Sortie le 25 juillet 1989, et portant le nom d’un magasin de vêtements fictif, Paul’s Boutique (en réalité Lee’s Sportswear, situé dans le Lower East Side de Manhattan ; la pochette du vinyle se déplie pour révéler une photo panoramique du coin des rues Ludlow et Rivington) a d’abord dérouté les parieurs qui cherchaient plus de bravade de jock de Licensed To Ill. Dans les années qui ont suivi, cependant, il a été salué à juste titre comme l’une des pierres angulaires du hip-hop.
S’élançant joyeusement à travers des échantillons de tout le monde, des Beatles à Johnny Cash (l’album a donné naissance à des sites Web entiers consacrés à la recherche des sources, diversement estimées entre 100 et 300 échantillons), Paul’s Boutique a montré clairement ce qui était exactement possible avec le hip-hop à une époque où le nombre de procès intentés par des auteurs-compositeurs mécontents était en hausse. Bien que toutes les personnes impliquées soient catégoriques sur le fait que les échantillons ont été effacés, les 250 000 dollars prétendument dépensés à cet effet ne sont rien comparés aux frais de licence d’aujourd’hui. Dès que les Beasties et autres ont ouvert les vannes, elles ont été refermées. Il serait impossible de faire Paul’s Boutique aujourd’hui.

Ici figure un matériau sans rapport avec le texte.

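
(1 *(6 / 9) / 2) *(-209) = -209 / 3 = -69.67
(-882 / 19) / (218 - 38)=-49 / 190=-0.26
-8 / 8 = -1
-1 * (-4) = 4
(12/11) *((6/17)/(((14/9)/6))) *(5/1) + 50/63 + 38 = 544508/11781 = 46.22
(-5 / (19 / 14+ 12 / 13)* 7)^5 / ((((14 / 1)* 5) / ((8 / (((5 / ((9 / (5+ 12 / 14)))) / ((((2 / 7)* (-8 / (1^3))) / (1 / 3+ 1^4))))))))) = 207125155176436224 / 4037516659075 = 51300.14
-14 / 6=-2.33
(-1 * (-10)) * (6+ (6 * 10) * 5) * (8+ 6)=42840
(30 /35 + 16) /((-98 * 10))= -59 /3430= -0.02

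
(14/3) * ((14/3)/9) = 196/81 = 2.42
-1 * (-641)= 641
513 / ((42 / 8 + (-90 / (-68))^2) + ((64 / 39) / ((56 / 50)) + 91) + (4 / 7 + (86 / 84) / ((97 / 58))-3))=872443026 / 166071205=5.25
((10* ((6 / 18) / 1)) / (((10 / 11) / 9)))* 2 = 66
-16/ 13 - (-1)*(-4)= -68/ 13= -5.23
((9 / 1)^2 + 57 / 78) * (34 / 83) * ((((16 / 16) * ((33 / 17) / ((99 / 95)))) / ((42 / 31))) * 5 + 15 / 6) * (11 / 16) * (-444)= -2170836250 / 22659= -95804.59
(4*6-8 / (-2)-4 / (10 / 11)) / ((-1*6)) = -59 / 15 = -3.93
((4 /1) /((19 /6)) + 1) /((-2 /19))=-43 /2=-21.50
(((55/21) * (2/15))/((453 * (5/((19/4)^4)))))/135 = 1433531/2465769600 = 0.00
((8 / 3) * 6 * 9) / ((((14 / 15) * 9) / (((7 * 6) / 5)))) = 144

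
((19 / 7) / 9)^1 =19 / 63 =0.30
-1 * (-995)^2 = -990025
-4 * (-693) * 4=11088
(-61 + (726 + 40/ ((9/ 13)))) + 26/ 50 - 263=103567/ 225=460.30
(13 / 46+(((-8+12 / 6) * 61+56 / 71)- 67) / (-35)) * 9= 12995163 / 114310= 113.68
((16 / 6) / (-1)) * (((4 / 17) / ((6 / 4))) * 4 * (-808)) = 1351.95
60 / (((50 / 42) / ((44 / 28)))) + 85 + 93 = 1286 / 5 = 257.20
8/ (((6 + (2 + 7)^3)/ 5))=8/ 147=0.05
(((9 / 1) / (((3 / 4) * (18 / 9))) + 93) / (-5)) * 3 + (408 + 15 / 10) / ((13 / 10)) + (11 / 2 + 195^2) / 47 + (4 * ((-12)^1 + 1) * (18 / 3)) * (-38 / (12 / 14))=12768.76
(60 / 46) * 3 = 90 / 23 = 3.91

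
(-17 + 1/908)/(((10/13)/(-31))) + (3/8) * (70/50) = 778134/1135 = 685.58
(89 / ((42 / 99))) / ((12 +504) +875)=2937 / 19474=0.15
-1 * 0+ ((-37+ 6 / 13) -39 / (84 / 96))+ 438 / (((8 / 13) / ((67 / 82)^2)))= 964477277 / 2447536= 394.06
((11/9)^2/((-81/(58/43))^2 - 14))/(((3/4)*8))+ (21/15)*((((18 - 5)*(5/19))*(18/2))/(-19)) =-2.27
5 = 5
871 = 871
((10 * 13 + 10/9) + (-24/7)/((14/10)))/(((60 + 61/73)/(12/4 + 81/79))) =439054120/51573333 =8.51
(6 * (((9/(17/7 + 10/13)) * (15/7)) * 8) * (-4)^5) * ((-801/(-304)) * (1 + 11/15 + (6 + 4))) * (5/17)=-84450263040/31331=-2695421.88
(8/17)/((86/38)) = 152/731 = 0.21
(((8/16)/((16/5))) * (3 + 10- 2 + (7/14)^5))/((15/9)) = 1059/1024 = 1.03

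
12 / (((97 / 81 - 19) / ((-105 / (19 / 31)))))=225990 / 1957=115.48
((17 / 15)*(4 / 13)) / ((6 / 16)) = 544 / 585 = 0.93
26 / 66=13 / 33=0.39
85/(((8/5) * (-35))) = -1.52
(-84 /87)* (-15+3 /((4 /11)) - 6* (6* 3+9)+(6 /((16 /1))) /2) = 651 /4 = 162.75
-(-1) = 1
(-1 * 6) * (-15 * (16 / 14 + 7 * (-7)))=-30150 / 7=-4307.14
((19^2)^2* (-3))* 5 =-1954815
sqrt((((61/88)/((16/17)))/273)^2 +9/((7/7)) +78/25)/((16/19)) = 19*sqrt(44768597899393)/30750720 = 4.13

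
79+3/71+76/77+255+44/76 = 34860632/103873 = 335.61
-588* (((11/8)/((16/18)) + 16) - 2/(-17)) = -2825193/272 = -10386.74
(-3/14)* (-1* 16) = 24/7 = 3.43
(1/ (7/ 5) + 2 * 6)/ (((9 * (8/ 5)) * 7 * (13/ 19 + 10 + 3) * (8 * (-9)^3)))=-1691/ 1069915392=-0.00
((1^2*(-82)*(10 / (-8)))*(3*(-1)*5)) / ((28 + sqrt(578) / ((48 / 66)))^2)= -72068400 / 2381321 + 50265600*sqrt(2) / 2381321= -0.41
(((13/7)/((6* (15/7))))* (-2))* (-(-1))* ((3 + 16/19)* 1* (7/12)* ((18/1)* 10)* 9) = -19929/19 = -1048.89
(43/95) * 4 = 172/95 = 1.81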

À l’éventail époustouflant de samples correspond la propre gamme stylistique des Beastie Boys. « Hey Ladies » est un morceau funky et auto-satirique qui montre le trio dans sa séduction la plus idiosyncratique (« Step to the rhythm, step to the ride/I’ve got an open mind so why don’t you all get inside »), tandis que « Shake Your Rump » est le grand single qui n’a jamais existé et que la basse de Miami est mise à l’honneur sur « Hello Brooklyn » (qui fait partie du tour de force final de 12 minutes que constitue la suite en neuf parties « B-Boy Bouillabaisse »). Ailleurs, « 5-Piece Chicken Dinner » est un hoedown rauque de 20 secondes qui plonge tête baissée dans « Looking Down The Barrel Of A Gun » : à la fois un clin d’œil à la première incarnation des Beastie Boys en tant que groupe punk et un signe avant-coureur du futur point culminant « Sabotage ». »

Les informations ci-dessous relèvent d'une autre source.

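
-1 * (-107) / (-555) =-107 / 555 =-0.19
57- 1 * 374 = -317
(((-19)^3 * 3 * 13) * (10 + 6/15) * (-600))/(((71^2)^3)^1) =1669206240/128100283921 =0.01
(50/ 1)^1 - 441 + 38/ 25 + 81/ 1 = -7712/ 25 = -308.48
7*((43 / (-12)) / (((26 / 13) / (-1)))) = 301 / 24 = 12.54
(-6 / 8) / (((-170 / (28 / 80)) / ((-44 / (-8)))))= 231 / 27200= 0.01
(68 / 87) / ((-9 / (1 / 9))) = -68 / 7047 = -0.01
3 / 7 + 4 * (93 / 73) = 2823 / 511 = 5.52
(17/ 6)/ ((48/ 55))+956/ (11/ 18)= 4966189/ 3168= 1567.61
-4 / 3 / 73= -4 / 219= -0.02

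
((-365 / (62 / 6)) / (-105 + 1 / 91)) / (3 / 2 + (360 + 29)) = 99645 / 115655947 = 0.00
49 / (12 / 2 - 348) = -49 / 342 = -0.14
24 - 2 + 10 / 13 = 296 / 13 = 22.77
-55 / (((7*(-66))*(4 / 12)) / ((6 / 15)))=1 / 7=0.14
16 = 16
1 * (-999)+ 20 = -979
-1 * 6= -6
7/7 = 1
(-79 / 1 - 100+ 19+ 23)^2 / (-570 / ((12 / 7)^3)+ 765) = 5405472 / 187735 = 28.79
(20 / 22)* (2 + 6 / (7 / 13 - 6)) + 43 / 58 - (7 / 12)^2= 3980815 / 3261456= 1.22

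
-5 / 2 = -2.50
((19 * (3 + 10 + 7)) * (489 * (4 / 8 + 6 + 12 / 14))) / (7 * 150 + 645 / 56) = 5103856 / 3963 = 1287.88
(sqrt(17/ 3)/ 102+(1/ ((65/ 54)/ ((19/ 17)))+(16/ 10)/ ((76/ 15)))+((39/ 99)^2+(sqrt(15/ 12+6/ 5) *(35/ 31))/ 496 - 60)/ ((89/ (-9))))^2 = (-10082827755 *sqrt(5)+204496417840 *sqrt(51)+456554970852768)^2/ 3915743743775817164189721600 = 53.57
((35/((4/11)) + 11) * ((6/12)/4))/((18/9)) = 429/64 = 6.70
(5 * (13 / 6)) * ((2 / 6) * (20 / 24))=325 / 108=3.01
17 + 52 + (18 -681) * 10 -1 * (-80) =-6481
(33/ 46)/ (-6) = -11/ 92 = -0.12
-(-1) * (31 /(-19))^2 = 961 /361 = 2.66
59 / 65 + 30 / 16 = 1447 / 520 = 2.78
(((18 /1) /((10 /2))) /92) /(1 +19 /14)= 21 /1265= 0.02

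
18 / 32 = 9 / 16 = 0.56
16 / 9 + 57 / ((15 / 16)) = 2816 / 45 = 62.58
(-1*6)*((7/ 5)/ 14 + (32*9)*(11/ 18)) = -1056.60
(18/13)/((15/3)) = 18/65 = 0.28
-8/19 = -0.42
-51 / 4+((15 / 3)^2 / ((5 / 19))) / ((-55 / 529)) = -40765 / 44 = -926.48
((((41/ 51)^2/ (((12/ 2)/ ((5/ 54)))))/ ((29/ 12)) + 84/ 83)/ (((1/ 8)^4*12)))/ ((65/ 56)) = 9850012540928/ 32962095855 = 298.83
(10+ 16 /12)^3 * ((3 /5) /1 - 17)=-3222928 /135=-23873.54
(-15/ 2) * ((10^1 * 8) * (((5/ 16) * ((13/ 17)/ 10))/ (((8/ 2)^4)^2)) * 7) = -6825/ 4456448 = -0.00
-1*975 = -975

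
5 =5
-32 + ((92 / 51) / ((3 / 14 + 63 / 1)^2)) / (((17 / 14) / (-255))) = -85467328 / 2662965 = -32.09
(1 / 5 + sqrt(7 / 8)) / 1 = 1 / 5 + sqrt(14) / 4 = 1.14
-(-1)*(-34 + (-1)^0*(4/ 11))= -370/ 11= -33.64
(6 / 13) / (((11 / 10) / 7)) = 420 / 143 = 2.94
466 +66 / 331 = 154312 / 331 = 466.20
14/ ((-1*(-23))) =14/ 23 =0.61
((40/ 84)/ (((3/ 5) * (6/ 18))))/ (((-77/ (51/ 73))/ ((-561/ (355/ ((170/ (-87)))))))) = -491300/ 7365043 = -0.07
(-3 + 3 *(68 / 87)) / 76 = -0.01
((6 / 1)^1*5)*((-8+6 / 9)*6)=-1320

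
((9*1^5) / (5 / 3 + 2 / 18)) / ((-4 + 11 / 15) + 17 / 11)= -13365 / 4544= -2.94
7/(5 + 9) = 1/2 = 0.50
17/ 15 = 1.13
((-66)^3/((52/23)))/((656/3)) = -2479653/4264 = -581.53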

Sur « Egg Man », le trio a ressuscité son personnage de fraternité, pour ensuite prouver à quel point ils avaient progressé avec une dextérité lyrique qui remplace les coquilles de balles par des coquilles d’œufs dans une histoire de carnage de rue débile. Le morceau est exemplaire de la « bulls__t tough-guy bravado » que Rolling Stone a repris dans une critique qui concédait qu’il s’agissait néanmoins d’une « bulls__t intelligente et hilarante ».
Photo : Ricky Powell/Universal Music Group Archives
Dans sa critique pour Playboy, Robert Christgau a déclaré : « À leur manière irresponsable et exemplaire, ils se moquent de l’abus de drogues, du racisme, des agressions et d’autres vices réels dont les idiots pourraient les accuser. » Des imbéciles, en effet. Paul’s Boutique a peut-être été une brûlure lente au début, mais tous ceux qui considéraient les Beasties comme des aventuriers qui avaient perdu le combat pour leur droit de faire la fête allaient bientôt avoir honte. Pour paraphraser le groupe lui-même : laissant tomber la nouvelle science et bottant le nouveau k-connaissance, ils étaient des MCs à un degré que vous ne pouvez pas obtenir à l’université.
Paul’s Boutique peut être acheté ici.